Léa poussa un soupir d’aise en refermant la porte de son nouvel appartement. Elle était chez elle.

Comme il lui était étrange de se retrouver seule après sept ans de vie commune avec Nils …

Fort heureusement, ils restaient bons amis, c’est pourquoi il l’avait aidée à emménager ici. Pas de cris, pas de heurts entre eux, un jour, ils avaient constaté que leur amour avait disparu. Comme ça.

Il restait des cartons à défaire, mais le petit appartement serait vite meublé et décoré à son gout. Elle allait profiter de ses vacances pour tout installer. Seule, parce que ses amis étaient tous en congé. Mais cela ne la dérangeait pas, au contraire.  Le seul hic, c’était la chaleur caniculaire qui régnait en ce mois d’Août et elle n’avait même pas de ventilateur.

Elle avait trouvé à louer ce logement récent dans un quartier « bobo » de la ville. Un immeuble de cinq étages rutilant de verre et de bois, un délire d’architecte .Il se trouvait à côté de son travail et de toutes les commodités urbaines, commerces, arrêt de bus, tram et métro. Tout près du centre-ville.  Nils avait gardé la voiture, elle, le chat Minouche. Ils avaient fait le partage de leurs affaires sereinement. En personnes raisonnables qu’ils étaient tous deux. Sans doute aussi parce qu’il n’y avait pas d’enfant à la clé.

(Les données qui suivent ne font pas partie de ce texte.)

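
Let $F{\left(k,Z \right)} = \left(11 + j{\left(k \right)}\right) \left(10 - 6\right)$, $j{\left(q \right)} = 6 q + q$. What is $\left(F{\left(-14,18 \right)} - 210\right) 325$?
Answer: $-181350$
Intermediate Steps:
$j{\left(q \right)} = 7 q$
$F{\left(k,Z \right)} = 44 + 28 k$ ($F{\left(k,Z \right)} = \left(11 + 7 k\right) \left(10 - 6\right) = \left(11 + 7 k\right) 4 = 44 + 28 k$)
$\left(F{\left(-14,18 \right)} - 210\right) 325 = \left(\left(44 + 28 \left(-14\right)\right) - 210\right) 325 = \left(\left(44 - 392\right) - 210\right) 325 = \left(-348 - 210\right) 325 = \left(-558\right) 325 = -181350$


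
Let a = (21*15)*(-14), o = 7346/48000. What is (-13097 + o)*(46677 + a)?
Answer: -4428515443103/8000 ≈ -5.5356e+8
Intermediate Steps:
o = 3673/24000 (o = 7346*(1/48000) = 3673/24000 ≈ 0.15304)
a = -4410 (a = 315*(-14) = -4410)
(-13097 + o)*(46677 + a) = (-13097 + 3673/24000)*(46677 - 4410) = -314324327/24000*42267 = -4428515443103/8000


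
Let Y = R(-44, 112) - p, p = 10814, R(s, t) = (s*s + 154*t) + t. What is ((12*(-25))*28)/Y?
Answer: -4200/4241 ≈ -0.99033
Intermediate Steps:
R(s, t) = s**2 + 155*t (R(s, t) = (s**2 + 154*t) + t = s**2 + 155*t)
Y = 8482 (Y = ((-44)**2 + 155*112) - 1*10814 = (1936 + 17360) - 10814 = 19296 - 10814 = 8482)
((12*(-25))*28)/Y = ((12*(-25))*28)/8482 = -300*28*(1/8482) = -8400*1/8482 = -4200/4241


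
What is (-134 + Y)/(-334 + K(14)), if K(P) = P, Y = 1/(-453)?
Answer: 60703/144960 ≈ 0.41876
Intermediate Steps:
Y = -1/453 ≈ -0.0022075
(-134 + Y)/(-334 + K(14)) = (-134 - 1/453)/(-334 + 14) = -60703/453/(-320) = -60703/453*(-1/320) = 60703/144960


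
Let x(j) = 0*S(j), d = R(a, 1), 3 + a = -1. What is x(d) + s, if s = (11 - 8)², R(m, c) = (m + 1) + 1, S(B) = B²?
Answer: 9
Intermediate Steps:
a = -4 (a = -3 - 1 = -4)
R(m, c) = 2 + m (R(m, c) = (1 + m) + 1 = 2 + m)
d = -2 (d = 2 - 4 = -2)
x(j) = 0 (x(j) = 0*j² = 0)
s = 9 (s = 3² = 9)
x(d) + s = 0 + 9 = 9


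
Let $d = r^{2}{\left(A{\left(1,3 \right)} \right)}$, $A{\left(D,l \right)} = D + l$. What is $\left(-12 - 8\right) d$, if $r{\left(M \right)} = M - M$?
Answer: $0$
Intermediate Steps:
$r{\left(M \right)} = 0$
$d = 0$ ($d = 0^{2} = 0$)
$\left(-12 - 8\right) d = \left(-12 - 8\right) 0 = \left(-20\right) 0 = 0$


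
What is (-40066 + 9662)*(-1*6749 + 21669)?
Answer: -453627680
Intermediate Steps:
(-40066 + 9662)*(-1*6749 + 21669) = -30404*(-6749 + 21669) = -30404*14920 = -453627680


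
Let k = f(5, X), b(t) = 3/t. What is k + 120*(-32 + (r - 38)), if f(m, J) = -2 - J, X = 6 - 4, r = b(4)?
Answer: -8314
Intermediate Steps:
r = ¾ (r = 3/4 = 3*(¼) = ¾ ≈ 0.75000)
X = 2
k = -4 (k = -2 - 1*2 = -2 - 2 = -4)
k + 120*(-32 + (r - 38)) = -4 + 120*(-32 + (¾ - 38)) = -4 + 120*(-32 - 149/4) = -4 + 120*(-277/4) = -4 - 8310 = -8314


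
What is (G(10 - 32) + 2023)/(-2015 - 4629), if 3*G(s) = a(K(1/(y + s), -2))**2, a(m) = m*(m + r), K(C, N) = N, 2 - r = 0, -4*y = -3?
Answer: -2023/6644 ≈ -0.30449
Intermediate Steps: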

-Tu vas être bien ici, lui avait-il dit. Au quatrième étage, la vue de la ville est vraiment belle.            

- Oui.

- Les autres locataires semblent sympas ….

-Tu penses à l’hypnotérapeute du premier ? Ou à l’avocate du second ? lui avait-elle répondu, ironique.

Il avait ri comme il le faisait toujours avant.

-Trop tard pour être jalouse Léa ! Par contre, je trouve qu’il y a des odeurs d’égout dans les escaliers. Pas toi ?

-Oui j’ai constaté aussi, admit-elle en faisant la moue. C’est sans doute dû à la canicule, non ?

Puis, Nils était parti, la laissant déballer ses affaires et arranger sa nouvelle vie.

Minouche tournait dans la pièce en miaulant tristement.

-Ho ça va Minouche ! Tu vas t’y faire toi aussi ! Regarde : le balcon  t’attend ! Tu pourras compter les voitures si tu veux !

Elle ouvrit légèrement la baie vitrée, de façon à ce que le chat passe, pour ne pas faire rentrer trop d’air chaud.

Pour se donner du courage, elle alluma la radio, puis commença à ouvrir les cartons.

« Les titres : alerte enlèvement, un enfant de 6 ans a disparu alors qu’il jouait dans un parc. Nouveau scandale financier : des millions d’euros volatilisés. Attention aux températures caniculaires. »

Léa n’écoutait pas vraiment les nouvelles, concentrée  sur ses rangements. En ne se relâchant pas, elle n’en aurait pas pour longtemps et elle pourrait donc s’occuper de la déco avant de reprendre son travail.

Son voisin, ou sa voisine du dessus devait certainement emménager aussi car elle entendait des bruits de meubles déplacés, grincements et coups portés sur les cloisons.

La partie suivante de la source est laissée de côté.